Jim’s musical influences include the legendary Dr. Ralph Stanley and George Jones. These influences and his unique sense of melody and lyric help forge a sound that is truly his own. He is a two time Grammy winner, winning his first in 2002 with Dr. Ralph Stanley for Lost in the Lonesome Pines (Dualtone). His next one came for his second “solo” bluegrass album, The Bluegrass Diaries (Yep Roc 2007) at the 50th Grammy Awards. His first CD with Dr. Stanley, I Feel Like Singing Today (Dualtone/Rebel 1999) received a Grammy nomination as did his first solo bluegrass CD titled Bluegrass (Yep Roc) from 2006. His current release, Patchwork River (his second collaboration with Grateful Dead lyricist, Robert Hunter) is currently on the Americana radio charts.
As a performer his credits include production, writing and collaborating on albums such as, Wait ‘Til Spring (SkyCrunch/Dualtone 2003) with Donna the Buffalo, and Headed for the Hills (Dualtone 2004) his first total project with Robert Hunter. The remainder of Jim’s 18 albums include: Planet of Love (Reprise 1991), Pretty Close to the Truth (Atlantic 1994), Every Second Counts (Atlantic 1995), Persimmons (Upstart 1998), Whisper (BNA 1998), Onward Through It All (RCA 1999), The Other Sessions (Dualtone 2001), The Hummingbirds (Dualtone 2002), Bluegrass (Yep Roc 2006), Country Super Hits, Volume 1 (Yep Roc 2006), Honey Songs (Yep Roc 2008), Could We Get Any Closer? (SkyCrunch 2009) and Patchwork River (Thirty Tigers 2010).

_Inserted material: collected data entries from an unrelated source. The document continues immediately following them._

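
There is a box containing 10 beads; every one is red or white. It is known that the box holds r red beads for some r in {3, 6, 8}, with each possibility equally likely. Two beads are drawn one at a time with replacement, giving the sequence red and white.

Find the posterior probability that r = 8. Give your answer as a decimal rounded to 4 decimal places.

Compute the likelihood of the observed sequence for each case: P(data | r = 3) = (3/10)(7/10) = 21/100; P(data | r = 6) = (6/10)(4/10) = 6/25; P(data | r = 8) = (8/10)(2/10) = 4/25.
Multiplying each by its prior: 1/3 · 21/100 = 7/100, 1/3 · 6/25 = 2/25, 1/3 · 4/25 = 4/75; with total 61/300.
Therefore the posterior P(r = 8 | data) = (4/75) / (61/300) = 16/61.

0.2623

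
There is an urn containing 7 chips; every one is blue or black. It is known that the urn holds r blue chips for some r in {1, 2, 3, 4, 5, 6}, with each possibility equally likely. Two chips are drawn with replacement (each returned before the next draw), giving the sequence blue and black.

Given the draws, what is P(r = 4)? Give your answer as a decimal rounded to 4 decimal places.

For each hypothesis, P(data | H) works out to: P(data | r = 1) = (1/7)(6/7) = 6/49; P(data | r = 2) = (2/7)(5/7) = 10/49; P(data | r = 3) = (3/7)(4/7) = 12/49; P(data | r = 4) = (4/7)(3/7) = 12/49; P(data | r = 5) = (5/7)(2/7) = 10/49; P(data | r = 6) = (6/7)(1/7) = 6/49.
Weighting by the prior gives 1/6 · 6/49 = 1/49, 1/6 · 10/49 = 5/147, 1/6 · 12/49 = 2/49, 1/6 · 12/49 = 2/49, 1/6 · 10/49 = 5/147, 1/6 · 6/49 = 1/49; with total 4/21.
By Bayes' rule, P(r = 4 | data) = (2/49) / (4/21) = 3/14.

0.2143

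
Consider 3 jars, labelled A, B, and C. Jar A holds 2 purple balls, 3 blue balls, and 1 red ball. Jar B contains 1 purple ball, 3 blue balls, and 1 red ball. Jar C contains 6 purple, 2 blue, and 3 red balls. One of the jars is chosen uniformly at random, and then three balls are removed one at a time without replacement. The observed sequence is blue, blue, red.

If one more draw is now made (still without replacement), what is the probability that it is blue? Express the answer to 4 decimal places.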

Pundits in the know took note early on of Jim’s appeal. Jim Macnie suggests correctly on allmusic.com that, “If every Nashville singing star had to cut at least one Jim Lauderdale song, country wouldn’t be the Chumpville that it is these days.” The Nashville Scene classifies him as “a hip country chameleon.” And Entertainment Weekly lauds his ability to make his songs “ache, bend, snort, and moan in a way no one else does.” All of this suggests that Jim isn’t an artist you can file easily into any one category, and while this is certainly true, one other aspect of Jim’s artistic identity rings even truer than his defiance of easy pigeon-holing – his sheer legendary output of world class material.
“It’s been a particularly great period for me,” says Lauderdale. “Thanks to the records - I’m performing more and more, which I love. And I love that I can play the Opry one weekend, a jam-band festival the next and then a bluegrass festival the following week. That’s really inspiring to me and I think there’s a real thread there. The roots are the same for all of them and that’s the music I’m interested in.”
The truth is that Jim has always had that ability of writing music that reflects his originality while at the same time maintaining a sense of total authenticity. Because his mission is to write songs that excel on their own, rather than shape them to the standards of any one genre, he has been able to come up with material that can be adapted to almost any kind of interpretation. “I recognize that my diversity can create a challenge for those that need to categorize me,” he admits, “where even though I might have Ralph Stanley singing with me, there’s also some singer/songwriter stuff and some country stuff — so which bin does it belong in at the record store? That’s just not for me to decide. That kind of question has nothing to do with making music.”